Praised by Ambassador Thomas R. Pickering (former US Under Secretary of State and Ambassador to Russia, the UN, India and Israel) as “insightful, readable and spellbinding,” Losing an Enemy is “a must-read for anyone interested in this seminal subject.” Professor Francis Fukuyama (best-selling author of The End of History) describes the book as a “riveting account of the diplomacy behind Obama’s nuclear deal with Iran".
About the Author:
Trita Parsi is the 2010 recipient of the Grawemeyer Award for Ideas Improving World Order.
He is the founder and president of the National Iranian American Council and an expert on US-Iranian relations, Iranian foreign politics, and the geopolitics of the Middle East. He is the author of Treacherous Alliance: The Secret Dealings of Iran, Israel and the United States (Yale University Press 2007) and A Single Roll of the Dice – Obama’s Diplomacy with Iran (Yale University Press 2012), a Foreign Affairs Best Book of 2012.
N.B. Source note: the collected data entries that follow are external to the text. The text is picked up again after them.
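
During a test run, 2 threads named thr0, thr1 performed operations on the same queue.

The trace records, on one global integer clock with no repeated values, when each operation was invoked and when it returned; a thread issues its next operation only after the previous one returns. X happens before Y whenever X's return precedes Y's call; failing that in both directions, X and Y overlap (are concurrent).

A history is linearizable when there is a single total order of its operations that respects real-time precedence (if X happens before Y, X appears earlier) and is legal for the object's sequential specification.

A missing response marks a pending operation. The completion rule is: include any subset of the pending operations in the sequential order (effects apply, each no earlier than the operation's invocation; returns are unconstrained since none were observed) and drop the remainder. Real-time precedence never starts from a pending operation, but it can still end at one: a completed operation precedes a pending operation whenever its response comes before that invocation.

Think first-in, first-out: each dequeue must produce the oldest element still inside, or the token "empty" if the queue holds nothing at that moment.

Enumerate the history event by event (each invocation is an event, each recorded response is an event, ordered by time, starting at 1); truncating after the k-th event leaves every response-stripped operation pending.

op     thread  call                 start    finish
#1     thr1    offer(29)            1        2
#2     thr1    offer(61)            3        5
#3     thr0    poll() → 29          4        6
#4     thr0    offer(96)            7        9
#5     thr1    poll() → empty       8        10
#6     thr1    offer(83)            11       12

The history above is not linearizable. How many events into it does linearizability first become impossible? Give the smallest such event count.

one valid order for events 1..9 is #1, #2, #3, #4:
after step 1 (#1 offer(29)): queue <29>
after step 2 (#2 offer(61)): queue <29,61>
after step 3 (#3 poll() → 29): queue <61>
after step 4 (#4 offer(96)): queue <61,96>
adding event 10 (#5 responds at 10) leaves no legal real-time order
sample order #1, #2, #3, #4, #5 stalls at step 5 — #5 poll() → empty has no legal effect
sample order #1, #2, #3, #5, #4 stalls at step 4 — #5 poll() → empty has no legal effect

10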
Parsi has followed Middle East politics through work in the field and extensive experience on Capitol Hill and at the United Nations. He is frequently consulted by Western and Asian governments on foreign policy matters. Parsi has worked for the Swedish Permanent Mission to the UN, where he served in the Security Council handling the affairs of Afghanistan, Iraq, Tajikistan and Western Sahara, and in the General Assembly’s Third Committee, addressing human rights in Iran, Afghanistan, Myanmar, and Iraq.
About the moderator:
Nelson Dong is a senior partner at Dorsey & Whitney LLP, an international law firm, and is head of its National Security Group and co-head of its Asia Group. He is a leading practitioner, author and lecturer on international technology law and business issues, particularly U.S.-China cross-border mergers and acquisitions and investment, national security clearances of foreign investments in the United States, and U.S. export controls and economic sanctions. He is an international legal adviser to many companies, professional groups, research universities and independent research institutes, both in the United States and elsewhere. He is a former adjunct professor of international law at Seattle University Law School.
Nelson was a White House Fellow and special assistant to the U.S. Attorney General and served as Deputy Associate Attorney General, and, during the Carter Administration, he helped to support U.S. normalization of relations with China. He serves on the Executive Committee and is the former board chair of the Washington State China Relations Council and is also a director of the National Committee on U.S.-China Relations. Nelson is a member of the Committee of 100 and the Council on Foreign Relations. He is a graduate of Stanford University and Yale Law School and is a former trustee of Stanford University.